I hate the feeling of money burning a hole in my pocket. In my youth, before I worked for a living, I never understood what that saying meant. I appreciate what it means now, however. I work hard for my money. What is the harm if now and then, I spend my own hard-earned money on useless items? That’s the thing. The damage is incremental and subtle in the short term.
In the long term, you can lose hundreds if not thousands of dollars. There are a lot of things that are a waste of money and a lot of things you can live without if you think about it.
Yard Work Contractors
I get it. Owning a home is time-consuming. One thing most people don’t consider when they buy a home is how much physical maintenance it involves. Still, since it’s your home, it’s your responsibility. Some professional landscapers might charge you up to $70-an-hour to clean up your yard.
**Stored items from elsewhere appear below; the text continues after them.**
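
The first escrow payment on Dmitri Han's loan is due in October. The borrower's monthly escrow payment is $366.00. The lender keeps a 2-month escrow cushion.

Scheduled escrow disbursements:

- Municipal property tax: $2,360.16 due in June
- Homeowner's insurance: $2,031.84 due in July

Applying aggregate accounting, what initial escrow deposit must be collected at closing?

Cushion = 2 × $366.00 = $732.00
Trial balance (start $0, +$366.00 each month, − disbursements):
  Oct: +$366.00 → $366.00
  Nov: +$366.00 → $732.00
  Dec: +$366.00 → $1,098.00
  Jan: +$366.00 → $1,464.00
  Feb: +$366.00 → $1,830.00
  Mar: +$366.00 → $2,196.00
  Apr: +$366.00 → $2,562.00
  May: +$366.00 → $2,928.00
  Jun: +$366.00 − $2,360.16 → $933.84
  Jul: +$366.00 − $2,031.84 → -$732.00
  Aug: +$366.00 → -$366.00
  Sep: +$366.00 → $0.00
Lowest trial balance = -$732.00 (Jul)
Initial deposit = cushion − low point = $732.00 − (-$732.00) = $1,464.00

$1,464.00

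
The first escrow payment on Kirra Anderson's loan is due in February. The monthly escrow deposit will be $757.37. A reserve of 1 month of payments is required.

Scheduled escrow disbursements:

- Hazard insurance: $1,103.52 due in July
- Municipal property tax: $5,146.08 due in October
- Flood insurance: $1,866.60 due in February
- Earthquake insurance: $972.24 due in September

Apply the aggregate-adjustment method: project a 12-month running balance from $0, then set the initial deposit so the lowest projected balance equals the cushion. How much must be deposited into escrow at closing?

Cushion = 1 × $757.37 = $757.37
Trial balance (start $0, +$757.37 each month, − disbursements):
  Feb: +$757.37 − $1,866.60 → -$1,109.23
  Mar: +$757.37 → -$351.86
  Apr: +$757.37 → $405.51
  May: +$757.37 → $1,162.88
  Jun: +$757.37 → $1,920.25
  Jul: +$757.37 − $1,103.52 → $1,574.10
  Aug: +$757.37 → $2,331.47
  Sep: +$757.37 − $972.24 → $2,116.60
  Oct: +$757.37 − $5,146.08 → -$2,272.11
  Nov: +$757.37 → -$1,514.74
  Dec: +$757.37 → -$757.37
  Jan: +$757.37 → $0.00
Lowest trial balance = -$2,272.11 (Oct)
Initial deposit = cushion − low point = $757.37 − (-$2,272.11) = $3,029.48

$3,029.48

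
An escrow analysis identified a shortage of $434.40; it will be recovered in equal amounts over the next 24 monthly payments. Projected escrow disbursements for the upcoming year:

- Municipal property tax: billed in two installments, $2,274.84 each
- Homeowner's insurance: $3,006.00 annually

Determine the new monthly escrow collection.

$647.74

Municipal property tax — $2,274.84 × 2 = $4,549.68
Homeowner's insurance — $3,006.00
Yearly total = $4,549.68 + $3,006.00 = $7,555.68
Per month = $7,555.68 ÷ 12 = $629.64
Shortage spread = $434.40 ÷ 24 = $18.10/mo
Adjusted monthly = $629.64 + $18.10 = $647.74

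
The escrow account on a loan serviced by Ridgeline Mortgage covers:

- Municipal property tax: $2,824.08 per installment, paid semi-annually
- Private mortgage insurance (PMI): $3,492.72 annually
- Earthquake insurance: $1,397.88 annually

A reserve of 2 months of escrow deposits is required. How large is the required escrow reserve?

$1,756.46

Municipal property tax: $2,824.08 × 2 = $5,648.16/yr
Private mortgage insurance (PMI): $3,492.72/yr
Earthquake insurance: $1,397.88/yr
Total per year = $10,538.76
Monthly = $10,538.76 / 12 = $878.23
Required cushion = 2 × $878.23 = $1,756.46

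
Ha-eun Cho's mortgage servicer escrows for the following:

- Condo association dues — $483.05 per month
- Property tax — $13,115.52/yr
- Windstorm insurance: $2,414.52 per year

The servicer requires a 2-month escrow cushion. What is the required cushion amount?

$3,554.44

Condo association dues — $483.05 × 12 = $5,796.60 annually
Property tax — $13,115.52 annually
Windstorm insurance — $2,414.52 annually
Total annual escrow = $5,796.60 + $13,115.52 + $2,414.52 = $21,326.64
Per month = $21,326.64 ÷ 12 = $1,777.22
Cushion = 2 × $1,777.22 = $3,554.44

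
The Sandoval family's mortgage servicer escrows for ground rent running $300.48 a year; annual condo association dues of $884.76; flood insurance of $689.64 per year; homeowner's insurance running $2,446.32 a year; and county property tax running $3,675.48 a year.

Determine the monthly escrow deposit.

Ground rent: $300.48/yr
Condo association dues: $884.76/yr
Flood insurance: $689.64/yr
Homeowner's insurance: $2,446.32/yr
County property tax: $3,675.48/yr
Yearly total = $300.48 + $884.76 + $689.64 + $2,446.32 + $3,675.48 = $7,996.68
Per month = $7,996.68 / 12 = $666.39

$666.39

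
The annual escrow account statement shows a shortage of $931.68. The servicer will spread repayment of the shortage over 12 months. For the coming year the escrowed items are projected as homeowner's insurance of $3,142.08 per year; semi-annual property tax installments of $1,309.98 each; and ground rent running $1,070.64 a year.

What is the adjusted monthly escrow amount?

Homeowner's insurance: $3,142.08 per year
Property tax: $1,309.98 × 2 = $2,619.96 per year
Ground rent: $1,070.64 per year
Combined annual = $3,142.08 + $2,619.96 + $1,070.64 = $6,832.68
Base monthly escrow = $6,832.68 / 12 = $569.39
Shortage per month = $931.68 ÷ 12 = $77.64
Adjusted monthly = $569.39 + $77.64 = $647.03

$647.03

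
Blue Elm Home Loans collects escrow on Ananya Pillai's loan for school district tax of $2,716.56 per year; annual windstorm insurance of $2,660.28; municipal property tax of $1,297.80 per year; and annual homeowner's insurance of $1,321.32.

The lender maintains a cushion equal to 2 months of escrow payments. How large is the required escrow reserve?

School district tax — $2,716.56 per year
Windstorm insurance — $2,660.28 per year
Municipal property tax — $1,297.80 per year
Homeowner's insurance — $1,321.32 per year
Annual escrow total = $2,716.56 + $2,660.28 + $1,297.80 + $1,321.32 = $7,995.96
Per month = $7,995.96 / 12 = $666.33
Required cushion = 2 × $666.33 = $1,332.66

$1,332.66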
Others might cost hundreds of dollars per square yard.
If you have a big yard that needs work, it isn’t fair to shortchange any local kid or handyperson to do it either. It’s your house and your responsibility. You’ll get some moderate exercise and some time outdoors anyway. And, save a lot of money.
Cell Phone Insurance
Some people buy insurance for diamond rings. Considering that diamond rings don’t have any inherent value, their strategically manipulated scarcity makes them valuable, of what use would cell phone insurance be to anyone? Granted, the average cost of a cell phone is about $360. Still, how much did you pay for yours? I sure don’t pay over $200, if that, for cell phones.
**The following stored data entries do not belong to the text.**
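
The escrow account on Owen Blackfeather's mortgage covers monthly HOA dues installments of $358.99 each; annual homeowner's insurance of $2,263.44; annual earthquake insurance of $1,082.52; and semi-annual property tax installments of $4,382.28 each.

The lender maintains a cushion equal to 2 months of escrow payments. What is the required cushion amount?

HOA dues = $358.99 × 12 = $4,307.88 annually
Homeowner's insurance = $2,263.44 annually
Earthquake insurance = $1,082.52 annually
Property tax = $4,382.28 × 2 = $8,764.56 annually
Yearly total = $4,307.88 + $2,263.44 + $1,082.52 + $8,764.56 = $16,418.40
Base monthly escrow = $16,418.40 / 12 = $1,368.20
Reserve = 2 × $1,368.20 = $2,736.40

$2,736.40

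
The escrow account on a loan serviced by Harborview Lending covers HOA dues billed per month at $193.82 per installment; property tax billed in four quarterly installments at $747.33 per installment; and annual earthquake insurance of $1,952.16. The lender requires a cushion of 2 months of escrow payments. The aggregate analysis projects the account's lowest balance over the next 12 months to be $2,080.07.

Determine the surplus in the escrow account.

$868.85

HOA dues = $193.82 × 12 = $2,325.84
Property tax = $747.33 × 4 = $2,989.32
Earthquake insurance = $1,952.16
Combined annual = $7,267.32
Monthly escrow = $7,267.32 ÷ 12 = $605.61
Required reserve = 2 × $605.61 = $1,211.22
Excess over cushion: $2,080.07 − $1,211.22 = $868.85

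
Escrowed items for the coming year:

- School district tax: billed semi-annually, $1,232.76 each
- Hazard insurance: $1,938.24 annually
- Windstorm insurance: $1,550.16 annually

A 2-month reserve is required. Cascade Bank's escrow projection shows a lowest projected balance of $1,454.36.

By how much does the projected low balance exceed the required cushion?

$462.04

School district tax — $1,232.76 × 2 = $2,465.52 annually
Hazard insurance — $1,938.24 annually
Windstorm insurance — $1,550.16 annually
Annual escrow total = $5,953.92
Per month = $5,953.92 ÷ 12 = $496.16
Required reserve = 2 × $496.16 = $992.32
Surplus = $1,454.36 − $992.32 = $462.04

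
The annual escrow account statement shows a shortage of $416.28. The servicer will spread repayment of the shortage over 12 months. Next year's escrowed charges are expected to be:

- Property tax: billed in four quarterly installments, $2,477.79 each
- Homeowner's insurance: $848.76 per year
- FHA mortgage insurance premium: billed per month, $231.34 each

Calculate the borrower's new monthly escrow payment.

$1,162.69

Property tax: $2,477.79 × 4 = $9,911.16/yr
Homeowner's insurance: $848.76/yr
FHA mortgage insurance premium: $231.34 × 12 = $2,776.08/yr
Annual escrow total = $9,911.16 + $848.76 + $2,776.08 = $13,536.00
Per month = $13,536.00 ÷ 12 = $1,128.00
Shortage per month = $416.28 / 12 = $34.69
New monthly escrow = $1,128.00 + $34.69 = $1,162.69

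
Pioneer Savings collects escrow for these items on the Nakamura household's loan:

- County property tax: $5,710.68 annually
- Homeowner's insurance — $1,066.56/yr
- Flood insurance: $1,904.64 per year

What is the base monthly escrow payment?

County property tax = $5,710.68 annually
Homeowner's insurance = $1,066.56 annually
Flood insurance = $1,904.64 annually
Total per year = $5,710.68 + $1,066.56 + $1,904.64 = $8,681.88
Monthly escrow = $8,681.88 / 12 = $723.49

$723.49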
The average cell phone insurance premium is almost $20 a month. They usually feature $275, or higher, deductibles that cost more than some cell phones. You could be limited to only two claims a year and could lose coverage if you dare to make one, depending on the carrier. Also, you don’t get to decide on the model or quality of replacement. After going through all of this bureaucratic hassle, you might be given a cheap, used, and refurbished phone to replace your original.
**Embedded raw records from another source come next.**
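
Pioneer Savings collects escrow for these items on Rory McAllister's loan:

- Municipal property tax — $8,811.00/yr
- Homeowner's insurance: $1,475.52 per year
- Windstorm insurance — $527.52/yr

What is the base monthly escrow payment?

Municipal property tax = $8,811.00 annually
Homeowner's insurance = $1,475.52 annually
Windstorm insurance = $527.52 annually
Total per year = $8,811.00 + $1,475.52 + $527.52 = $10,814.04
Base monthly escrow = $10,814.04 ÷ 12 = $901.17

$901.17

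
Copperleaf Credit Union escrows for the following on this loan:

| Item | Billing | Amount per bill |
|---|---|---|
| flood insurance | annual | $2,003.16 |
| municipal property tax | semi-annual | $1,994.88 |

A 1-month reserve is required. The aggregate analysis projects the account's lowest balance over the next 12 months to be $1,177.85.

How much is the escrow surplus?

$678.44

Flood insurance: $2,003.16
Municipal property tax: $1,994.88 × 2 = $3,989.76
Yearly total = $2,003.16 + $3,989.76 = $5,992.92
Monthly escrow = $5,992.92 / 12 = $499.41
Required reserve = 1 × $499.41 = $499.41
Excess over cushion: $1,177.85 − $499.41 = $678.44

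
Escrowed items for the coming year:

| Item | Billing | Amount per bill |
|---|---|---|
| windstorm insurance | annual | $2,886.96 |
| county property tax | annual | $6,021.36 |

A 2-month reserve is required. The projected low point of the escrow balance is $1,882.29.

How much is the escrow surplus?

Windstorm insurance — $2,886.96
County property tax — $6,021.36
Yearly total = $2,886.96 + $6,021.36 = $8,908.32
Per month = $8,908.32 ÷ 12 = $742.36
Cushion = 2 × $742.36 = $1,484.72
Surplus = $1,882.29 − $1,484.72 = $397.57

$397.57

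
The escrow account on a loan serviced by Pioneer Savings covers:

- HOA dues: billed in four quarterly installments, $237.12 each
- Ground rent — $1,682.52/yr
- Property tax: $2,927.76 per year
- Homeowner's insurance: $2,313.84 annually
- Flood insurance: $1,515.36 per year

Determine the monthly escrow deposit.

HOA dues — $237.12 × 4 = $948.48 annually
Ground rent — $1,682.52 annually
Property tax — $2,927.76 annually
Homeowner's insurance — $2,313.84 annually
Flood insurance — $1,515.36 annually
Yearly total = $948.48 + $1,682.52 + $2,927.76 + $2,313.84 + $1,515.36 = $9,387.96
Monthly = $9,387.96 ÷ 12 = $782.33

$782.33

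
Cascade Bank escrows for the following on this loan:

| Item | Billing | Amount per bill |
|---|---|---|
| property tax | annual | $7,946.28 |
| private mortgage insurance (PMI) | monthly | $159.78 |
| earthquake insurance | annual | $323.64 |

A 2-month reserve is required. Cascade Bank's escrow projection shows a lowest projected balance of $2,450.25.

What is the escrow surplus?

$752.37

Property tax: $7,946.28/yr
Private mortgage insurance (PMI): $159.78 × 12 = $1,917.36/yr
Earthquake insurance: $323.64/yr
Combined annual = $10,187.28
Monthly = $10,187.28 ÷ 12 = $848.94
Required cushion = 2 × $848.94 = $1,697.88
Excess over cushion: $2,450.25 − $1,697.88 = $752.37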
If you suffer from perpetual butterfingers syndrome, there are many rugged, near shatter-proof cell phones you can buy for $85 to $400. That might be a better idea than trying to insure one.
As of this writing, the average price for a gallon of gas is about $2.70. In some parts of the country, it’s about $3.60. So much gasoline is burned waiting in traffic that it is obscene. Consider that the average American driver buys at least 656 gallons of gas a year and you can appreciate the expenses of car ownership. Now ask yourself, do you need to pay these expenses?
If you have children, a large family, or work in a business that demands the use of a vehicle, then it a moot question. Now, if you don’t fit into such categories, then you should really reassess your transportation expenses. Do you mainly use your car to travel to supermarkets within walking distances? Or, do you use public transportation every day and then drive sometimes in the evening or on weekends?
You can utilize P2P car rental services when necessary. Or, bike more often. The point is, you should only drive if your lifestyle and/or vocation demands it. Otherwise, you’re just wasting a lot of gas.
Listen, taking a multivitamin is no substitute for a healthy diet and regular exercise. Unfortunately, many people seem to think that they are the key to improved health and a longer life. There are no scientific studies that prove multivitamin supplements provide any considerable health benefits. Still, Americans spend $30 billion every year on them. That comes out to about $100 a year for most people. There must be better ways to spend or invest such money.
Cool the Need to Burn Money
If you have money burning a hole in your pocket, invest it. Open new bank accounts. Do anything except throw it away needlessly.